If the story type you automatically gravitate towards is provided within the same parameters (formula) over and over and over, you might find comfort in repeatedly having your expectations met but unchallenged. Or you might find your satisfaction is waning as you recognize the predictable beats and dub them stale.

I recently watched some reruns of an old sitcom I loved as a kid. Then, I could watch one after another and be utterly entertained by the wacky plots, but now I found it tedious, boring, and juvenile. (No it was not intended for children.) Growing up, thirty years of life experience and exposure to other more dramatic shows has made me a more savvy and demanding viewer.

Seems logical to assume that readers get similarly savvy and demanding.

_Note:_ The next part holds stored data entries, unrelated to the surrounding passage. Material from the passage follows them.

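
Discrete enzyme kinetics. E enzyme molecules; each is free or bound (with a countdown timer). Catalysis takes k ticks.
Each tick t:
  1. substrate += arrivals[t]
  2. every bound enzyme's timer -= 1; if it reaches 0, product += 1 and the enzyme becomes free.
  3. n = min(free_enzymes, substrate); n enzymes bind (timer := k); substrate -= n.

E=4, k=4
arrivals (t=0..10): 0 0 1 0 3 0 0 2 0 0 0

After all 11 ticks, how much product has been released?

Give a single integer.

Answer: 4

Derivation:
t=0: arr=0 -> substrate=0 bound=0 product=0
t=1: arr=0 -> substrate=0 bound=0 product=0
t=2: arr=1 -> substrate=0 bound=1 product=0
t=3: arr=0 -> substrate=0 bound=1 product=0
t=4: arr=3 -> substrate=0 bound=4 product=0
t=5: arr=0 -> substrate=0 bound=4 product=0
t=6: arr=0 -> substrate=0 bound=3 product=1
t=7: arr=2 -> substrate=1 bound=4 product=1
t=8: arr=0 -> substrate=0 bound=2 product=4
t=9: arr=0 -> substrate=0 bound=2 product=4
t=10: arr=0 -> substrate=0 bound=2 product=4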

As an author, IMHO, you should be challenging yourself with each new story. Your abilities should be growing and you should want to show them off. Readers may dig it; readers may reject it. The Almighty Sales will speak with a voice like thunder and motivate your publisher. You may have to flaunt these shiny new skills within the construct of publisher expectations or give up your notion of receiving funds from their coffers and having their logo on your book spine...but if its a great story, why would they restrict you?

All the 'great' stories I can think of, in books, on the silver and small screens, have one thing in common: diversity.

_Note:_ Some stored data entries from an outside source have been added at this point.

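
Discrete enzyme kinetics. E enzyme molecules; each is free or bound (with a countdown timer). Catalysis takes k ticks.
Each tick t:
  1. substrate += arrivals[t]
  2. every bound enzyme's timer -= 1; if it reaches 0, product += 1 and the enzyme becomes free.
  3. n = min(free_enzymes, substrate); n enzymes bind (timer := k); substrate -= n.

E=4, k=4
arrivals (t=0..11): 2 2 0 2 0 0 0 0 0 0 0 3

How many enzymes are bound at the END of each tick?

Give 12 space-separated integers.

t=0: arr=2 -> substrate=0 bound=2 product=0
t=1: arr=2 -> substrate=0 bound=4 product=0
t=2: arr=0 -> substrate=0 bound=4 product=0
t=3: arr=2 -> substrate=2 bound=4 product=0
t=4: arr=0 -> substrate=0 bound=4 product=2
t=5: arr=0 -> substrate=0 bound=2 product=4
t=6: arr=0 -> substrate=0 bound=2 product=4
t=7: arr=0 -> substrate=0 bound=2 product=4
t=8: arr=0 -> substrate=0 bound=0 product=6
t=9: arr=0 -> substrate=0 bound=0 product=6
t=10: arr=0 -> substrate=0 bound=0 product=6
t=11: arr=3 -> substrate=0 bound=3 product=6

Answer: 2 4 4 4 4 2 2 2 0 0 0 3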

RECIPE: Take one plot with heart, add: action, characters I can get attached to (invariably taking big risks). Steep these in some element of mystery or the unknown that the character must uncover, and sprinkle with romance. Add heat and brew into a cohesive tale.

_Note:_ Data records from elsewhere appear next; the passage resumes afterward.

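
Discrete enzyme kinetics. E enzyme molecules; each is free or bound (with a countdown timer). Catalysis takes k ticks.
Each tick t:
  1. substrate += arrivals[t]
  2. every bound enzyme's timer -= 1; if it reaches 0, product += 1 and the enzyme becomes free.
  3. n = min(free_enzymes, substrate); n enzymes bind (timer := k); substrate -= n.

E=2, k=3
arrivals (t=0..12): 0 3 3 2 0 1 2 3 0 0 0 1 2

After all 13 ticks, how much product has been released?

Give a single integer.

t=0: arr=0 -> substrate=0 bound=0 product=0
t=1: arr=3 -> substrate=1 bound=2 product=0
t=2: arr=3 -> substrate=4 bound=2 product=0
t=3: arr=2 -> substrate=6 bound=2 product=0
t=4: arr=0 -> substrate=4 bound=2 product=2
t=5: arr=1 -> substrate=5 bound=2 product=2
t=6: arr=2 -> substrate=7 bound=2 product=2
t=7: arr=3 -> substrate=8 bound=2 product=4
t=8: arr=0 -> substrate=8 bound=2 product=4
t=9: arr=0 -> substrate=8 bound=2 product=4
t=10: arr=0 -> substrate=6 bound=2 product=6
t=11: arr=1 -> substrate=7 bound=2 product=6
t=12: arr=2 -> substrate=9 bound=2 product=6

Answer: 6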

So challenge yourself! You do something you haven't done before. Maybe you swan dive into another genre like the ambitious Monday Man-whore Moore. (FYI, that is not a character besmirching statement--he is a fine chivalrous gentleman, but he blogs Mondays, is a man, and we are word-whores.) Maybe you test the waters by invoking some suspense and mild horror into your usual Urban Fantasy. Maybe you slip a little romance and mystery into your Sci-fi.  (Mind the rules KAK provided yesterday.)

Try mingling those genre flavors into a medley that works for both your particular tastes and the demands of your story. The concoction may not be for you, and then again, that mishmash may be the best thing ever.